The SPLC wrote in the Law of the Student Press:
“For a court to do what the school requests, it would have to ignore or overrule over 20 years of established First Amendment decisions that emphasize the importance of freedom of the press.”
Well, the 7th Circuit did just that. And they did so somewhat condescendingly. Instead of opening with a discussion of the value of free speech and the First Amendment, the seven-judge majority instead jokingly wrote about the Innovator’s content and the name of the college.
“None of the articles concerned the apostrophe missing from the University’s name. Instead the students tackled meatier fare,” they wrote.
While the glib nature of the majority might be disheartening, the previous rulings have to show that the battle isn’t over.
If the UAA administration had the authority to censor articles via prior review, the Northern Light would probably be nothing more than a public relations tool for the university.
This year we reported on a campus suicide, the high cost of Chancellor Maimon’s installation ceremony, UAA’s initial failure to support student recycling programs and a rift between the women’s basketball coach and some of her players. It is doubtful those stories would have seen the light of day if the administration were in control of content.
The Hosty decision leaves UAA student media in some jeopardy because any publication that operates under the support of a public university is bound by it. It applies to in-class publications and also extracurricular activities, like the Northern Light.
Thankfully, both the paper and KRUA are funded via an $11 student media fee paid each semester, which was not the case at Governors State. Both the Northern Light and KRUA can make strong cases as public forums. Plus the UAA administration has been fairly supportive of student media.
But publications like True North, which is published by a Journalism and Public Communications magazine production class, is not as safe. Nor is Understory, a literary journal produced by the Creative Writing Department.
True North is a classroom-based magazine that relies on ad revenue to print. The Hosty ruling makes it possible for the university to pull the magazine off the racks with no recourse. Understory, which is funded through grant money, could have a single story or poem pulled by an upper-level administrator. From a First Amendment standpoint, the possibilities are terrifying.
As college journalists and supporters of free speech and a free press, we’re concerned about the long-term damage the case will cause. One only needs to examine the effects that Hazelwood has had on high-school media to understand the dangers of the Hosty decision.
Look at the effect Hazelwood has had on high-school students and newspapers since it was handed down. In 2005, more than a quarter of U.S. high schools don’t even offer any media programs to students.
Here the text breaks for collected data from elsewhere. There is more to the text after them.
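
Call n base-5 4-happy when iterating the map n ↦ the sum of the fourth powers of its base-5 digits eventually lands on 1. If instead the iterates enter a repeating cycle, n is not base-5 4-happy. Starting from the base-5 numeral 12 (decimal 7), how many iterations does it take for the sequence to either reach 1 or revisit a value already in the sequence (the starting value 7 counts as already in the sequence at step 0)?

4

7 = (1,2)_5 → 17
17 = (3,2)_5 → 97
97 = (3,4,2)_5 → 353
353 = (2,4,0,3)_5 → 353  — 353 repeats.
That took 4 steps.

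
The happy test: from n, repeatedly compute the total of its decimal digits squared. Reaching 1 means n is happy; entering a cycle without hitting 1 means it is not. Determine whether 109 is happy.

happy

109 → 1² + 0² + 9² = 82
82 → 8² + 2² = 68
68 → 6² + 8² = 100
100 → 1² + 0² + 0² = 1  — reached 1.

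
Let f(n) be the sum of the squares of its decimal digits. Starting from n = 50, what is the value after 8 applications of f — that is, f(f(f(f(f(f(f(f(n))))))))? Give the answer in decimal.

50 → 5² + 0² = 25 + 0 = 25
25 → 2² + 5² = 4 + 25 = 29
29 → 2² + 9² = 4 + 81 = 85
85 → 8² + 5² = 64 + 25 = 89
89 → 8² + 9² = 64 + 81 = 145
145 → 1² + 4² + 5² = 1 + 16 + 25 = 42
42 → 4² + 2² = 16 + 4 = 20
20 → 2² + 0² = 4 + 0 = 4

4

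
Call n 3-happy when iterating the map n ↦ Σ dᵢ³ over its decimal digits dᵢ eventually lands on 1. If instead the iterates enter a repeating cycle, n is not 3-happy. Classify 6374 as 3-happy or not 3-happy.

6374 → 6³ + 3³ + 7³ + 4³ = 650
650 → 6³ + 5³ + 0³ = 341
341 → 3³ + 4³ + 1³ = 92
92 → 9³ + 2³ = 737
737 → 7³ + 3³ + 7³ = 713
713 → 7³ + 1³ + 3³ = 371
371 → 3³ + 7³ + 1³ = 371  — 371 already seen; the sequence cycles without reaching 1.

not 3-happy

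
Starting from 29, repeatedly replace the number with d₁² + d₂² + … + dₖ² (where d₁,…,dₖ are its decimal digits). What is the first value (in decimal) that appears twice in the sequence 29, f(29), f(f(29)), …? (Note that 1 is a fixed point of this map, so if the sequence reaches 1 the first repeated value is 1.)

29 → 2² + 9² = 85
85 → 8² + 5² = 89
89 → 8² + 9² = 145
145 → 1² + 4² + 5² = 42
42 → 4² + 2² = 20
20 → 2² + 0² = 4
4 → 4² = 16
16 → 1² + 6² = 37
37 → 3² + 7² = 58
58 → 5² + 8² = 89  — 89 already appeared earlier.

89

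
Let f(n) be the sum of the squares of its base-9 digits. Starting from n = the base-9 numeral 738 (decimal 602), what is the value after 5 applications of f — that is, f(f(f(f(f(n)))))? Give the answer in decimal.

68

602 = (7,3,8)_9 → 122
122 = (1,4,5)_9 → 42
42 = (4,6)_9 → 52
52 = (5,7)_9 → 74
74 = (8,2)_9 → 68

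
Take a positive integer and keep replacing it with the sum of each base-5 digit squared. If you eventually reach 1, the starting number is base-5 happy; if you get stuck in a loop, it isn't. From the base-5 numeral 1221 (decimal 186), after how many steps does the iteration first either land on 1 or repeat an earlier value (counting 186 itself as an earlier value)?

186 = (1,2,2,1)_5 → 1² + 2² + 2² + 1² = 10
10 = (2,0)_5 → 2² + 0² = 4
4 = (4)_5 → 4² = 16
16 = (3,1)_5 → 3² + 1² = 10  — 10 repeats.
That took 4 steps.

4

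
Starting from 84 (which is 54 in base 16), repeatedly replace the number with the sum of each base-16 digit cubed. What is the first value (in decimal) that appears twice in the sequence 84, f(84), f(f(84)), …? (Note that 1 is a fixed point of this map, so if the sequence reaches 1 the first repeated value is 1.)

189

84 = (5,4)_16 → 5³ + 4³ = 189
189 = (11,13)_16 → 11³ + 13³ = 3528
3528 = (13,12,8)_16 → 13³ + 12³ + 8³ = 4437
4437 = (1,1,5,5)_16 → 1³ + 1³ + 5³ + 5³ = 252
252 = (15,12)_16 → 15³ + 12³ = 5103
5103 = (1,3,14,15)_16 → 1³ + 3³ + 14³ + 15³ = 6147
6147 = (1,8,0,3)_16 → 1³ + 8³ + 0³ + 3³ = 540
540 = (2,1,12)_16 → 2³ + 1³ + 12³ = 1737
1737 = (6,12,9)_16 → 6³ + 12³ + 9³ = 2673
2673 = (10,7,1)_16 → 10³ + 7³ + 1³ = 1344
1344 = (5,4,0)_16 → 5³ + 4³ + 0³ = 189  — 189 already appeared earlier.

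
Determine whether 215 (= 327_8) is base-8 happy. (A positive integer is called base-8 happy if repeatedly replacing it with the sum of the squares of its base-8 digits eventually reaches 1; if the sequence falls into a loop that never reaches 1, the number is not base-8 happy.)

not base-8 happy

215 = (3,2,7)_8 → 3² + 2² + 7² = 62
62 = (7,6)_8 → 7² + 6² = 85
85 = (1,2,5)_8 → 1² + 2² + 5² = 30
30 = (3,6)_8 → 3² + 6² = 45
45 = (5,5)_8 → 5² + 5² = 50
50 = (6,2)_8 → 6² + 2² = 40
40 = (5,0)_8 → 5² + 0² = 25
25 = (3,1)_8 → 3² + 1² = 10
10 = (1,2)_8 → 1² + 2² = 5
5 = (5)_8 → 5² = 25  — 25 already seen; the sequence cycles without reaching 1.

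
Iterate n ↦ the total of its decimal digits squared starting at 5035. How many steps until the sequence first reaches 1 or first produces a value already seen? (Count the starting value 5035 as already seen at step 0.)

11

5035 → 5² + 0² + 3² + 5² = 59
59 → 5² + 9² = 106
106 → 1² + 0² + 6² = 37
37 → 3² + 7² = 58
58 → 5² + 8² = 89
89 → 8² + 9² = 145
145 → 1² + 4² + 5² = 42
42 → 4² + 2² = 20
20 → 2² + 0² = 4
4 → 4² = 16
16 → 1² + 6² = 37  — 37 repeats.
That took 11 steps.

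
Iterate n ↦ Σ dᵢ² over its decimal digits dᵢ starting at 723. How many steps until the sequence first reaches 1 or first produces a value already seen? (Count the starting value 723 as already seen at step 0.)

11

723 → 62
62 → 40
40 → 16
16 → 37
37 → 58
58 → 89
89 → 145
145 → 42
42 → 20
20 → 4
4 → 16  — 16 repeats.
That took 11 steps.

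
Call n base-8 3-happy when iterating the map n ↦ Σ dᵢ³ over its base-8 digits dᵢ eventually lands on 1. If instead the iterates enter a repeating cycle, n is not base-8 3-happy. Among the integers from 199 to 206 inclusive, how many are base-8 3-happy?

199: 199 → 370 → 349 → 277 → 197 → 152 → 35 → 91 → 55 → 559 → 469 → 476 → 434 → 440 → 559  (repeats 559)
200: 200 → 28 → 91 → 55 → 559 → 469 → 476 → 434 → 440 → 559  (repeats 559)
201: 201 → 29 → 152 → 35 → 91 → 55 → 559 → 469 → 476 → 434 → 440 → 559  (repeats 559)
202: 202 → 36 → 128 → 8 → 1  (reaches 1)
203: 203 → 55 → 559 → 469 → 476 → 434 → 440 → 559  (repeats 559)
204: 204 → 92 → 92  (repeats 92)
205: 205 → 153 → 36 → 128 → 8 → 1  (reaches 1)
206: 206 → 244 → 307 → 307  (repeats 307)
base-8 3-happy: 202, 205

2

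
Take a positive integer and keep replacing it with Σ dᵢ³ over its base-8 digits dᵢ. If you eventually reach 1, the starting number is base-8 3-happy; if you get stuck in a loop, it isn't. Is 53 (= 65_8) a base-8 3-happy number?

53 = (6,5)_8 → 6³ + 5³ = 341
341 = (5,2,5)_8 → 5³ + 2³ + 5³ = 258
258 = (4,0,2)_8 → 4³ + 0³ + 2³ = 72
72 = (1,1,0)_8 → 1³ + 1³ + 0³ = 2
2 = (2)_8 → 2³ = 8
8 = (1,0)_8 → 1³ + 0³ = 1  — reached 1.

base-8 3-happy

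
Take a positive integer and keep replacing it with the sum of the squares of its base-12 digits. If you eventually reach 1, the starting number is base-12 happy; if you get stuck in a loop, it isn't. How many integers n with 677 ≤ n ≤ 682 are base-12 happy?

677: 677 → 105 → 145 → 2 → 4 → 16 → 17 → 26 → 8 → 64 → 41 → 34 → 104 → 128 → 164 → 66 → 61 → 26  — not base-12 happy
678: 678 → 116 → 145 → 2 → 4 → 16 → 17 → 26 → 8 → 64 → 41 → 34 → 104 → 128 → 164 → 66 → 61 → 26  — not base-12 happy
679: 679 → 129 → 181 → 11 → 121 → 101 → 89 → 74 → 40 → 25 → 5 → 25  — not base-12 happy
680: 680 → 144 → 1  — base-12 happy
681: 681 → 161 → 27 → 13 → 2 → 4 → 16 → 17 → 26 → 8 → 64 → 41 → 34 → 104 → 128 → 164 → 66 → 61 → 26  — not base-12 happy
682: 682 → 180 → 10 → 100 → 80 → 100  — not base-12 happy
base-12 happy: 680

1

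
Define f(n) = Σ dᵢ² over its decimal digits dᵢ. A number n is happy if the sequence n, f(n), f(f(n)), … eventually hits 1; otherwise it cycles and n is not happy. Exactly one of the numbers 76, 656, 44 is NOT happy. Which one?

76: 76 → 85 → 89 → 145 → 42 → 20 → 4 → 16 → 37 → 58 → 89  — repeats 89 (not happy)
656: 656 → 97 → 130 → 10 → 1  — reaches 1 (happy)
44: 44 → 32 → 13 → 10 → 1  — reaches 1 (happy)

76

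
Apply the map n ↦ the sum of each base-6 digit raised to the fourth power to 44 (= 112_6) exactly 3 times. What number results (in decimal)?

44 = (1,1,2)_6 → 1⁴ + 1⁴ + 2⁴ = 18
18 = (3,0)_6 → 3⁴ + 0⁴ = 81
81 = (2,1,3)_6 → 2⁴ + 1⁴ + 3⁴ = 98

98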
Most shocking were the findings of a survey of over 100,000 high-school students released by the Knight Foundation in January. According to the survey, one in three U.S. high-school students say the press ought to be more restricted and more than a third say the government should approve newspaper stories before readers see them.
But looking at those stats in the framework of Hazelwood, is it really that surprising that teenagers are scarily unaware of their First Amendment rights? Gee, we wonder where they got the idea that the government should have control over newspaper content.
Hosty will now take the case to the Supreme Court.
If the Supreme Court doesn’t take the case, then student speech on college campuses within the 7th Circuit, which covers Indiana, Illinois and Wisconsin, will be greatly reduced. But the trouble wouldn’t end there because other courts might cite the decision as controlling precedent.
If the Supreme Court takes the case, the fate of college students’ First Amendment rights will rest on the decision of nine men and women. Let’s hope they breath new life into free speech and reverse the mistake their 7th Circuit colleagues made.